In the next section, I attempt to use regular expressions to combine types. First, I use grepl to make logical masks for the various categories, and change the names of those factors to be consistent.
evt<-d$EVTYPE
wind<-grepl('wind',evt,ignore.case=T)
heat<-grepl('warm|heat|hot',evt,ignore.case=T)
snow<-grepl('winter|snow|freezing|ice|blizzard',evt,ignore.case=T)
flood<-grepl('flood|rain',evt,ignore.case=T)
flood<-flood&!snow ##separate water damage from ice damage
tornado<-grepl('tornado|waterspou|funnel',evt,ignore.case=T)
lightning<-grepl('lightning',evt,ignore.case=T)
hurricane<-grepl('hurricane|tropical',evt,ignore.case=T)
hail<-grepl('hail',evt,ignore.case=T)
evt[wind]<-'WIND'
evt[heat]<-'HEAT'
evt[snow]<-'SNOW'
evt[flood]<-'FLOOD'
evt[tornado]<-'TORNADO'
evt[lightning]<-'LIGHTNING'
evt[hurricane]<- 'HURRICANE'
evt[hail]<-'HAIL'
d$evt<-evt ##add this back to the dataframe
First, we will look at the most damaging event types in terms of human health impact. We will compare the total number of injuries and fatalities for each event type.

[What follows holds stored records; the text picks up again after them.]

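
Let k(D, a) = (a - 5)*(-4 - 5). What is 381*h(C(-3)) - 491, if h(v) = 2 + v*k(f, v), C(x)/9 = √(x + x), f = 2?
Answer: 1666765 + 154305*I*√6 ≈ 1.6668e+6 + 3.7797e+5*I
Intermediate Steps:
C(x) = 9*√2*√x (C(x) = 9*√(x + x) = 9*√(2*x) = 9*(√2*√x) = 9*√2*√x)
k(D, a) = 45 - 9*a (k(D, a) = (-5 + a)*(-9) = 45 - 9*a)
h(v) = 2 + v*(45 - 9*v)
381*h(C(-3)) - 491 = 381*(2 - 9*9*√2*√(-3)*(-5 + 9*√2*√(-3))) - 491 = 381*(2 - 9*9*√2*(I*√3)*(-5 + 9*√2*(I*√3))) - 491 = 381*(2 - 9*9*I*√6*(-5 + 9*I*√6)) - 491 = 381*(2 - 81*I*√6*(-5 + 9*I*√6)) - 491 = (762 - 30861*I*√6*(-5 + 9*I*√6)) - 491 = 271 - 30861*I*√6*(-5 + 9*I*√6)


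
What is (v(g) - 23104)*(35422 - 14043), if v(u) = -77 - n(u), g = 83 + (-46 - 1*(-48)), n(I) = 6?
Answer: -495714873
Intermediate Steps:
g = 85 (g = 83 + (-46 + 48) = 83 + 2 = 85)
v(u) = -83 (v(u) = -77 - 1*6 = -77 - 6 = -83)
(v(g) - 23104)*(35422 - 14043) = (-83 - 23104)*(35422 - 14043) = -23187*21379 = -495714873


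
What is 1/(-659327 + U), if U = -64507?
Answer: -1/723834 ≈ -1.3815e-6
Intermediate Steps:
1/(-659327 + U) = 1/(-659327 - 64507) = 1/(-723834) = -1/723834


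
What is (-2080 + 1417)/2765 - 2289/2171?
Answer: -7768458/6002815 ≈ -1.2941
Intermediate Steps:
(-2080 + 1417)/2765 - 2289/2171 = -663*1/2765 - 2289*1/2171 = -663/2765 - 2289/2171 = -7768458/6002815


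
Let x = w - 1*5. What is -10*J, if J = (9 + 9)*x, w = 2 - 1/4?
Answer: 585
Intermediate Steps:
w = 7/4 (w = 2 - 1/4 = 2 - 1*¼ = 2 - ¼ = 7/4 ≈ 1.7500)
x = -13/4 (x = 7/4 - 1*5 = 7/4 - 5 = -13/4 ≈ -3.2500)
J = -117/2 (J = (9 + 9)*(-13/4) = 18*(-13/4) = -117/2 ≈ -58.500)
-10*J = -10*(-117/2) = 585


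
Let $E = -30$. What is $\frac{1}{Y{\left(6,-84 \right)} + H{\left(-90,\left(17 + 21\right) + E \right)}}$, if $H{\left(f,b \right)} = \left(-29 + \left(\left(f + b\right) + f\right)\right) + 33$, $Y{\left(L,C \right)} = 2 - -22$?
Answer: $- \frac{1}{144} \approx -0.0069444$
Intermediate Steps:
$Y{\left(L,C \right)} = 24$ ($Y{\left(L,C \right)} = 2 + 22 = 24$)
$H{\left(f,b \right)} = 4 + b + 2 f$ ($H{\left(f,b \right)} = \left(-29 + \left(\left(b + f\right) + f\right)\right) + 33 = \left(-29 + \left(b + 2 f\right)\right) + 33 = \left(-29 + b + 2 f\right) + 33 = 4 + b + 2 f$)
$\frac{1}{Y{\left(6,-84 \right)} + H{\left(-90,\left(17 + 21\right) + E \right)}} = \frac{1}{24 + \left(4 + \left(\left(17 + 21\right) - 30\right) + 2 \left(-90\right)\right)} = \frac{1}{24 + \left(4 + \left(38 - 30\right) - 180\right)} = \frac{1}{24 + \left(4 + 8 - 180\right)} = \frac{1}{24 - 168} = \frac{1}{-144} = - \frac{1}{144}$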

health.damage<-tapply(d$FATALITIES+d$INJURIES,d$evt,sum,na.rm=T)
health.damage<-sort(health.damage,dec=T) ##sort to make plotting easier
barplot(health.damage[1:10],cex.names=0.7,las=2,main='Injuries and Fatalities from Weather')
We see that tornadoes do much more damage than other weather events.

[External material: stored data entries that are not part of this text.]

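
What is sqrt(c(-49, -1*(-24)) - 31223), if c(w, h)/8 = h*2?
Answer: I*sqrt(30839) ≈ 175.61*I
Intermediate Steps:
c(w, h) = 16*h (c(w, h) = 8*(h*2) = 8*(2*h) = 16*h)
sqrt(c(-49, -1*(-24)) - 31223) = sqrt(16*(-1*(-24)) - 31223) = sqrt(16*24 - 31223) = sqrt(384 - 31223) = sqrt(-30839) = I*sqrt(30839)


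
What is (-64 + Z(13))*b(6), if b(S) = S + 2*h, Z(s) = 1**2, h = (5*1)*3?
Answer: -2268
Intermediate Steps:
h = 15 (h = 5*3 = 15)
Z(s) = 1
b(S) = 30 + S (b(S) = S + 2*15 = S + 30 = 30 + S)
(-64 + Z(13))*b(6) = (-64 + 1)*(30 + 6) = -63*36 = -2268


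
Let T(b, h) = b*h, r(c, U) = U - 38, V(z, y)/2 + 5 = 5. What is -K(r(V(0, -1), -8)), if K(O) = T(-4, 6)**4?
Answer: -331776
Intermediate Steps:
V(z, y) = 0 (V(z, y) = -10 + 2*5 = -10 + 10 = 0)
r(c, U) = -38 + U
K(O) = 331776 (K(O) = (-4*6)**4 = (-24)**4 = 331776)
-K(r(V(0, -1), -8)) = -1*331776 = -331776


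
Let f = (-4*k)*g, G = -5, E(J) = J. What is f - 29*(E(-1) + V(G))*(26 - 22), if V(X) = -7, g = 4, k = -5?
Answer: 1008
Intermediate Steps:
f = 80 (f = -4*(-5)*4 = 20*4 = 80)
f - 29*(E(-1) + V(G))*(26 - 22) = 80 - 29*(-1 - 7)*(26 - 22) = 80 - (-232)*4 = 80 - 29*(-32) = 80 + 928 = 1008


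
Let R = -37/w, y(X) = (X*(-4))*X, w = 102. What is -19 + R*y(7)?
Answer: 2657/51 ≈ 52.098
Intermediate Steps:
y(X) = -4*X² (y(X) = (-4*X)*X = -4*X²)
R = -37/102 ≈ -0.36275
-19 + R*y(7) = -19 - (-74)*7²/51 = -19 - (-74)*49/51 = -19 - 37/102*(-196) = -19 + 3626/51 = 2657/51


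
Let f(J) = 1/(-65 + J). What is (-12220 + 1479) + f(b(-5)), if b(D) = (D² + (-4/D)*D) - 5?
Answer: -526310/49 ≈ -10741.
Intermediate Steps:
b(D) = -9 + D² (b(D) = (D² - 4) - 5 = (-4 + D²) - 5 = -9 + D²)
(-12220 + 1479) + f(b(-5)) = (-12220 + 1479) + 1/(-65 + (-9 + (-5)²)) = -10741 + 1/(-65 + (-9 + 25)) = -10741 + 1/(-65 + 16) = -10741 + 1/(-49) = -10741 - 1/49 = -526310/49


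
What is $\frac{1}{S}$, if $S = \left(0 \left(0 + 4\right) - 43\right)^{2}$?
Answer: $\frac{1}{1849} \approx 0.00054083$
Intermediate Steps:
$S = 1849$ ($S = \left(0 \cdot 4 - 43\right)^{2} = \left(0 - 43\right)^{2} = \left(-43\right)^{2} = 1849$)
$\frac{1}{S} = \frac{1}{1849}$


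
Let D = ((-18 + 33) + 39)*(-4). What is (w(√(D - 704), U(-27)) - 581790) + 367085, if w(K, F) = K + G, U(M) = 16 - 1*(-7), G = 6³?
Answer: -214489 + 2*I*√230 ≈ -2.1449e+5 + 30.332*I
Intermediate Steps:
G = 216
U(M) = 23 (U(M) = 16 + 7 = 23)
D = -216 (D = (15 + 39)*(-4) = 54*(-4) = -216)
w(K, F) = 216 + K (w(K, F) = K + 216 = 216 + K)
(w(√(D - 704), U(-27)) - 581790) + 367085 = ((216 + √(-216 - 704)) - 581790) + 367085 = ((216 + √(-920)) - 581790) + 367085 = ((216 + 2*I*√230) - 581790) + 367085 = (-581574 + 2*I*√230) + 367085 = -214489 + 2*I*√230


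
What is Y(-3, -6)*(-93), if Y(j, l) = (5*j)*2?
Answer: 2790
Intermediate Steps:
Y(j, l) = 10*j
Y(-3, -6)*(-93) = (10*(-3))*(-93) = -30*(-93) = 2790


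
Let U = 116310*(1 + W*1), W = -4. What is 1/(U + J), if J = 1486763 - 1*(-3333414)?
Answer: 1/4471247 ≈ 2.2365e-7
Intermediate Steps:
U = -348930 (U = 116310*(1 - 4*1) = 116310*(1 - 4) = 116310*(-3) = -348930)
J = 4820177 (J = 1486763 + 3333414 = 4820177)
1/(U + J) = 1/(-348930 + 4820177) = 1/4471247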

Next, we will examine the economic impact of these events, by looking at the total property and crop damage they cause.
property.damage<-tapply(d$CROPDMG+d$PROPDMG,d$evt,sum,na.rm=T)
property.damage<-sort(property.damage,dec=T)
barplot(property.damage[1:10],cex.names=0.7,las=2,main='Economic Impact of Weather')
Notice that in terms of economic impact, wind, flood and tornado are much closer to each other in terms of total damage caused.
Tornadoes are by far the most damaging in terms of human health, but when considering the economic impact, wind and flood do about as much damage. Hail, lightning and snow also have significant economic impact.